The curators tell me that the exhibition is partly a reaction to the way architects often view world events through the lens of architecture: reducing disasters and tragedies to design problems. There is something darkly comic, then, in the word «Lessons» in the exhibition’s title, with so few prepacked teachings for architects on show.
This does not mean, however, that a spatial sensibility is missing from their exhibition. At first, I had been irked by its arrangement: the projector wall separated by the entryway from tapestry and memorial, themselves positioned in the anteroom between the gta Exhibitions gallery and the Alumni Lounge café. I wondered why it had not been given a more prominent, less provisional, position in the building: whether this reflected the priorities of the school. Yet, as the curators tell me, the opposite is true. ‹Feminist Lessons› slipped into the gaps between an exhibition schedule planned months in advance, responding, almost in real time, to the events in Iran.

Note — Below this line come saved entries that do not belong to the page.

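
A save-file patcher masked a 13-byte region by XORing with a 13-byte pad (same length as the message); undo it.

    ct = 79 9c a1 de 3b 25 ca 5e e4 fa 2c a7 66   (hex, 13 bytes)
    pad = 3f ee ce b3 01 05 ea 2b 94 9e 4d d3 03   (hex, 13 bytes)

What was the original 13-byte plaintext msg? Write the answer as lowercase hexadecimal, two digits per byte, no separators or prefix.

46726f6d3a2020757064617465

XOR is its own inverse, so applying the key byte-wise gives the result directly.
79 ⊕ 3f = 46
9c ⊕ ee = 72
a1 ⊕ ce = 6f
de ⊕ b3 = 6d
3b ⊕ 01 = 3a
25 ⊕ 05 = 20
ca ⊕ ea = 20
5e ⊕ 2b = 75
e4 ⊕ 94 = 70
fa ⊕ 9e = 64
2c ⊕ 4d = 61
a7 ⊕ d3 = 74
66 ⊕ 03 = 65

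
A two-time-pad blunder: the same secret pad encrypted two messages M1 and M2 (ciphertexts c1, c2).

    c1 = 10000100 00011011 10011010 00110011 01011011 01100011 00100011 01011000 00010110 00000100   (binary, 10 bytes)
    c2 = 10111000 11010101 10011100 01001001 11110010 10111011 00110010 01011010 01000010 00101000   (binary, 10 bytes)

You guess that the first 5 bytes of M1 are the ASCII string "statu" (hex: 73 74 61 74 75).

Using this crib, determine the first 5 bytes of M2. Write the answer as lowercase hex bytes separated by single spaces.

First, c1 ⊕ c2 = (M1 ⊕ K) ⊕ (M2 ⊕ K) = M1 ⊕ M2, so the key drops out. Then M2 = (M1 ⊕ M2) ⊕ M1 over the first 5 bytes.
byte 0: (84 ⊕ b8) ⊕ 73 = 3c ⊕ 73 = 4f
byte 1: (1b ⊕ d5) ⊕ 74 = ce ⊕ 74 = ba
byte 2: (9a ⊕ 9c) ⊕ 61 = 06 ⊕ 61 = 67
byte 3: (33 ⊕ 49) ⊕ 74 = 7a ⊕ 74 = 0e
byte 4: (5b ⊕ f2) ⊕ 75 = a9 ⊕ 75 = dc

4f ba 67 0e dc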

And from these interstitial spaces, the curators have crafted something with real intimacy, inviting passersby to linger. In ducking under it, the tapestry creates a threshold, carving a zone from the busy foyer to contemplate the postcards, the archival cases, the funerary bouquet, the sounds from projected clips mingling with the sounds of students walking by. There is an uncanniness here, of seeing world-changing events from afar in a quotidian school context. Placed in the busy foyer, many more people might be confronted with these voices from Iran, than would take the time to visit it in a gallery out of the way.

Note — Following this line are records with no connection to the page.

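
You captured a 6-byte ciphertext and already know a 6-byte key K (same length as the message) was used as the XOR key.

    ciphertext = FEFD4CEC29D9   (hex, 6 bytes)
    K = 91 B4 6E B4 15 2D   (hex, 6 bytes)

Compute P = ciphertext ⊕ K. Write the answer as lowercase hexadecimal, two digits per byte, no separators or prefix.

XOR is its own inverse, so applying the key byte-wise gives the result directly.
byte 0: fe xor 91 = 6f
byte 1: fd xor b4 = 49
byte 2: 4c xor 6e = 22
byte 3: ec xor b4 = 58
byte 4: 29 xor 15 = 3c
byte 5: d9 xor 2d = f4

6f4922583cf4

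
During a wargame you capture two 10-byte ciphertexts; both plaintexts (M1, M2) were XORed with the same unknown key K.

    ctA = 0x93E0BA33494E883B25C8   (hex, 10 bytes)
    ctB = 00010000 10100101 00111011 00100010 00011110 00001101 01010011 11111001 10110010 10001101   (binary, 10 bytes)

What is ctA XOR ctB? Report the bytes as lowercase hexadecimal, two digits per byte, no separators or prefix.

834581115743dbc29745

ctA ⊕ ctB = (M1 ⊕ K) ⊕ (M2 ⊕ K) = M1 ⊕ M2 — the shared key cancels under XOR.
93 xor 10 = 83
e0 xor a5 = 45
ba xor 3b = 81
33 xor 22 = 11
49 xor 1e = 57
4e xor 0d = 43
88 xor 53 = db
3b xor f9 = c2
25 xor b2 = 97
c8 xor 8d = 45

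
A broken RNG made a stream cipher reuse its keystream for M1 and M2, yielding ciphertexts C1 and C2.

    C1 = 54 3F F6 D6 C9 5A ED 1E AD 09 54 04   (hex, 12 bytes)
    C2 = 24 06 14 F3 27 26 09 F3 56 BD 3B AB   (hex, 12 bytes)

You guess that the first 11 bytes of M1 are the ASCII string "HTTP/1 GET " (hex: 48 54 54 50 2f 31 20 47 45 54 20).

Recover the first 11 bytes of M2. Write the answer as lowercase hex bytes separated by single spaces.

First, C1 ⊕ C2 = (M1 ⊕ K) ⊕ (M2 ⊕ K) = M1 ⊕ M2, so the key drops out. Then M2 = (M1 ⊕ M2) ⊕ M1 over the first 11 bytes.
byte 0: (54 xor 24) xor 48 = 70 xor 48 = 38
byte 1: (3f xor 06) xor 54 = 39 xor 54 = 6d
byte 2: (f6 xor 14) xor 54 = e2 xor 54 = b6
byte 3: (d6 xor f3) xor 50 = 25 xor 50 = 75
byte 4: (c9 xor 27) xor 2f = ee xor 2f = c1
byte 5: (5a xor 26) xor 31 = 7c xor 31 = 4d
byte 6: (ed xor 09) xor 20 = e4 xor 20 = c4
byte 7: (1e xor f3) xor 47 = ed xor 47 = aa
byte 8: (ad xor 56) xor 45 = fb xor 45 = be
byte 9: (09 xor bd) xor 54 = b4 xor 54 = e0
byte 10: (54 xor 3b) xor 20 = 6f xor 20 = 4f

38 6d b6 75 c1 4d c4 aa be e0 4f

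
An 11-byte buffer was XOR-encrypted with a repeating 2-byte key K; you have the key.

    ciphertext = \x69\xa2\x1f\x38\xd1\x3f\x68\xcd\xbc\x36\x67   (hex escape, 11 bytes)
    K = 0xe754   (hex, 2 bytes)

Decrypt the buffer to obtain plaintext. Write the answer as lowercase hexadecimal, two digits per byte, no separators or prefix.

The 2-byte key repeats, so the effective keystream is e7 54 e7 54 e7 54 e7 54 e7 54 e7.
byte 0: 69 xor e7 = 8e
byte 1: a2 xor 54 = f6
byte 2: 1f xor e7 = f8
byte 3: 38 xor 54 = 6c
byte 4: d1 xor e7 = 36
byte 5: 3f xor 54 = 6b
byte 6: 68 xor e7 = 8f
byte 7: cd xor 54 = 99
byte 8: bc xor e7 = 5b
byte 9: 36 xor 54 = 62
byte 10: 67 xor e7 = 80

8ef6f86c366b8f995b6280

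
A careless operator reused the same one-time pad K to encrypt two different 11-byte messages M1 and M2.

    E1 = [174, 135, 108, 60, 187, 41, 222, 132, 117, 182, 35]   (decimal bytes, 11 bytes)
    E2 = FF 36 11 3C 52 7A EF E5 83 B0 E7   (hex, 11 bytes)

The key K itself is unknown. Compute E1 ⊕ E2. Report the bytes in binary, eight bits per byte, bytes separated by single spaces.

E1 ⊕ E2 = (M1 ⊕ K) ⊕ (M2 ⊕ K) = M1 ⊕ M2 — the shared key cancels under XOR.
ae ⊕ ff = 51
87 ⊕ 36 = b1
6c ⊕ 11 = 7d
3c ⊕ 3c = 00
bb ⊕ 52 = e9
29 ⊕ 7a = 53
de ⊕ ef = 31
84 ⊕ e5 = 61
75 ⊕ 83 = f6
b6 ⊕ b0 = 06
23 ⊕ e7 = c4

01010001 10110001 01111101 00000000 11101001 01010011 00110001 01100001 11110110 00000110 11000100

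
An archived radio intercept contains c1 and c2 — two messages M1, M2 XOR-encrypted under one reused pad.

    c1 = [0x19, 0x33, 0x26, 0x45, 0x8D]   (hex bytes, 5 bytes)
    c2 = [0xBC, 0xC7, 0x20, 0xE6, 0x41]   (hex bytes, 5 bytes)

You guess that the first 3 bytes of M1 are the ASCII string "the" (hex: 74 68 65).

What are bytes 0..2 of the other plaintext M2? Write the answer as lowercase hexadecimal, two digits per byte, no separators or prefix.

d19c63

First, c1 ⊕ c2 = (M1 ⊕ K) ⊕ (M2 ⊕ K) = M1 ⊕ M2, so the key drops out. Then M2 = (M1 ⊕ M2) ⊕ M1 over the first 3 bytes.
byte 0: (19 ⊕ bc) ⊕ 74 = a5 ⊕ 74 = d1
byte 1: (33 ⊕ c7) ⊕ 68 = f4 ⊕ 68 = 9c
byte 2: (26 ⊕ 20) ⊕ 65 = 06 ⊕ 65 = 63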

This is an exhibition with no easy narratives; after all, there can be few certainties in an archive to an ongoing revolution. The constellations visitors chart between its fragments, images, books, films will be different to the those I write about here. You might not even have to duck (I am unusually tall). ‹Feminist Lessons› is so compelling because the curators have made space for these interpretations, while providing enough hints to guide us through.

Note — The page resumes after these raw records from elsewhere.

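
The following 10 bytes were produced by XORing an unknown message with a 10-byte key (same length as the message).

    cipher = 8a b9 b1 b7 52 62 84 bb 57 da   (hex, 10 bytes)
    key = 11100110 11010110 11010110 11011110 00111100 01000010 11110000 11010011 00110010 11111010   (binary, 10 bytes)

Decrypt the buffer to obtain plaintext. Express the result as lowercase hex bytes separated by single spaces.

6c 6f 67 69 6e 20 74 68 65 20

8a ^ e6 = 6c
b9 ^ d6 = 6f
b1 ^ d6 = 67
b7 ^ de = 69
52 ^ 3c = 6e
62 ^ 42 = 20
84 ^ f0 = 74
bb ^ d3 = 68
57 ^ 32 = 65
da ^ fa = 20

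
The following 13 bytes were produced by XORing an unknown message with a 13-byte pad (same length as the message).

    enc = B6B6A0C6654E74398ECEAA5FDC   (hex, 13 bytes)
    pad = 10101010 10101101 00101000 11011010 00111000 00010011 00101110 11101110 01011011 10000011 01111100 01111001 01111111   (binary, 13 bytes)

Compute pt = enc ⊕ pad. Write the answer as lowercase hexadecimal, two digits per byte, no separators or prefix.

byte 0: 10110110 XOR 10101010 = 00011100
byte 1: 10110110 XOR 10101101 = 00011011
byte 2: 10100000 XOR 00101000 = 10001000
byte 3: 11000110 XOR 11011010 = 00011100
byte 4: 01100101 XOR 00111000 = 01011101
byte 5: 01001110 XOR 00010011 = 01011101
byte 6: 01110100 XOR 00101110 = 01011010
byte 7: 00111001 XOR 11101110 = 11010111
byte 8: 10001110 XOR 01011011 = 11010101
byte 9: 11001110 XOR 10000011 = 01001101
byte 10: 10101010 XOR 01111100 = 11010110
byte 11: 01011111 XOR 01111001 = 00100110
byte 12: 11011100 XOR 01111111 = 10100011

1c1b881c5d5d5ad7d54dd626a3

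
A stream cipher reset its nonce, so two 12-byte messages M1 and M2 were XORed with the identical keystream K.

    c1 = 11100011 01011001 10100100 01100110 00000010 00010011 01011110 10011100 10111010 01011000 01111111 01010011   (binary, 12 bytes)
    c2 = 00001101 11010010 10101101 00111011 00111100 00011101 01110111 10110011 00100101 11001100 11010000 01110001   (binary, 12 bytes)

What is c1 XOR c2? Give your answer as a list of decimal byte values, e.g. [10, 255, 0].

c1 ⊕ c2 = (M1 ⊕ K) ⊕ (M2 ⊕ K) = M1 ⊕ M2 — the shared key cancels under XOR.
227 XOR  13 = 238
 89 XOR 210 = 139
164 XOR 173 =   9
102 XOR  59 =  93
  2 XOR  60 =  62
 19 XOR  29 =  14
 94 XOR 119 =  41
156 XOR 179 =  47
186 XOR  37 = 159
 88 XOR 204 = 148
127 XOR 208 = 175
 83 XOR 113 =  34

[238, 139, 9, 93, 62, 14, 41, 47, 159, 148, 175, 34]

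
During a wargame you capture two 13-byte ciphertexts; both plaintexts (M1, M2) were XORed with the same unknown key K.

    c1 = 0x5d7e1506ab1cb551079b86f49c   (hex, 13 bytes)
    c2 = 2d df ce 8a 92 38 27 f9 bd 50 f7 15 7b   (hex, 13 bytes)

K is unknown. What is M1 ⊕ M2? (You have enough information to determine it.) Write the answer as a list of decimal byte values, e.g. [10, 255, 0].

[112, 161, 219, 140, 57, 36, 146, 168, 186, 203, 113, 225, 231]

c1 ⊕ c2 = (M1 ⊕ K) ⊕ (M2 ⊕ K) = M1 ⊕ M2 — the shared key cancels under XOR.
 93 ^  45 = 112
126 ^ 223 = 161
 21 ^ 206 = 219
  6 ^ 138 = 140
171 ^ 146 =  57
 28 ^  56 =  36
181 ^  39 = 146
 81 ^ 249 = 168
  7 ^ 189 = 186
155 ^  80 = 203
134 ^ 247 = 113
244 ^  21 = 225
156 ^ 123 = 231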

It’s only after I leave ‹Feminist Lessons›, that I realise how many of the image and film captions mention the anonymity of the figures depicted. This repetition is a striking: a stark contrast to the authored works by canonical—often male—figures we normally see in architectural exhibitions; and a reminder that without anonymity, these protesters risk imprisonment and execution at the hands of religious authority. It is only later that it occurs to me that some of the only names are those of the curators, Helia Jamshidi, Alexander Cyrus Poulikakos and Niloofar Rasooli, with contributions by Qianer Zhu, Elisaveta Kriman and Deniz Örün, and the participants of the roundtable discussions on opening night: Bilgin Ayata, Sanaz Azimpour, Dastan Jasim and Elli Mosayebi. I name them here in recognition that curating an exhibition like this—in support of the uprising, against religious and even architectural regimes of power, risking exile from Iran until its supreme leader falls—is an act of rebellion too.
* Hamish Lonergan ist Architekt und Doktorand am gta Institut der ETH Zürich.